Dosa, Penderitaan, dan Pohon Ara Yang Tidak Berbuah
Orang-orang Galilea dalam bacaan Injil hari ini (Luk 13:1-9) ditengarai sedang berziarah di Yerusalem merayakan salah satu hari besar keagamaan Yahudi ketika mereka dibunuh oleh Pilatus. Tragedi ini mengingatkan kita pada peristiwa peledakan bom di berbagai gereja di Indonesia pada malam natal tahun 2000. Berada di tempat dan dalam suasana yang kudus ternyata tidak menjamin bahwa hal-hal yang buruk tidak terjadi. Naas bisa menimpa siapa, kapan, dan di mana saja, termasuk ke-18 orang yang mati tertimpa menara dekat kolam Siloam.
Pada zaman itu, penderitaan dipandang sebagai akibat dari dosa. Bahkan dalam suatu peristiwa, murid-murid Yesus mempertanyakan dosa siapakah yang menyebabkan seseorang yang buta sejak lahir (Yoh 9). Apa ‘moral hazard’ paradigma demikian? Bukankah ia justru bisa mendorong ketaatan yang lebih lagi kepada hukum Tuhan? Karena apabila masih ada penderitaan, bukankah berarti seseorang belum sempurna mematuhi hukum Taurat? Namun barangkali di sinilah letak persoalannya. Ketika ternyata manusia pada hakekatnya tidak mampu memenuhi hukum Taurat dengan sempurna, yang terjadi akhirnya hanyalah ketaatan semu yang rentan terhadap formalitas, fanatisme, dan kesombongan diri. Pertobatan adalah antithesis yang ditawarkan oleh Yesus. Ia merupakan tanggapan manusia atas anugerah keselamatan Allah yang membutuhkan kerendahanhati dan kepekaandiri. “Sebab siapa yang menyangka bahwa ia teguh berdiri, hati-hatilah supaya ia jangan jatuh” (1 Kor 10:12).
Tetapi niscaya Yesus tidak ingin kita sampai di situ saja.

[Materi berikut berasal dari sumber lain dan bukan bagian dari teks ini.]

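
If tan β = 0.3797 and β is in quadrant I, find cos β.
cos β = 0.9349 (using tan²β + 1 = sec²β)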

Pertobatan seyogyanya tidak cuma menjadi tujuan akhir, melainkan awal dari suatu proses pematangan iman yang semakin dinamis. “Ah semua agama kan sama. Yang penting jangan jahat sama orang.” adalah klise. Orang Kristen sejati dituntut untuk tidak cukup berhenti melakukan hal-hal yang berdosa tetapi lebih dari itu, harus hidup ‘surplus’ (Mat 5:20). Mina tidak untuk disimpan dalam saputangan tetapi untuk dilipatgandakan (Luk 19:11-27).
Mari, daripada sibuk mengukur relativitas dosa atau kesalahan seperti dalam kisah Injil hari ini, atau mempersoalkan keadilan upah Tuhan seperti oleh para pekerja di kebun anggur, atau mencari-cari jawaban atas misteri penderitaan di dunia yang boleh jadi sebenarnya sudah diputuskan di alam kekal seperti halnya yang menimpa Ayub, lebih baik kita berlomba-lomba menjadi seperti pohon ara yang tidak hanya menghasilkan pada musimnya saja tetapi setiap saat berbuah (Mrk 11:12-14). Buah yang tidak semata untuk dinikmati oleh diri sendiri tetapi menjadi pelayanan kasih bagi sesama. Semoga dengan demikian semboyan gereja kita pun semakin terwujud nyata.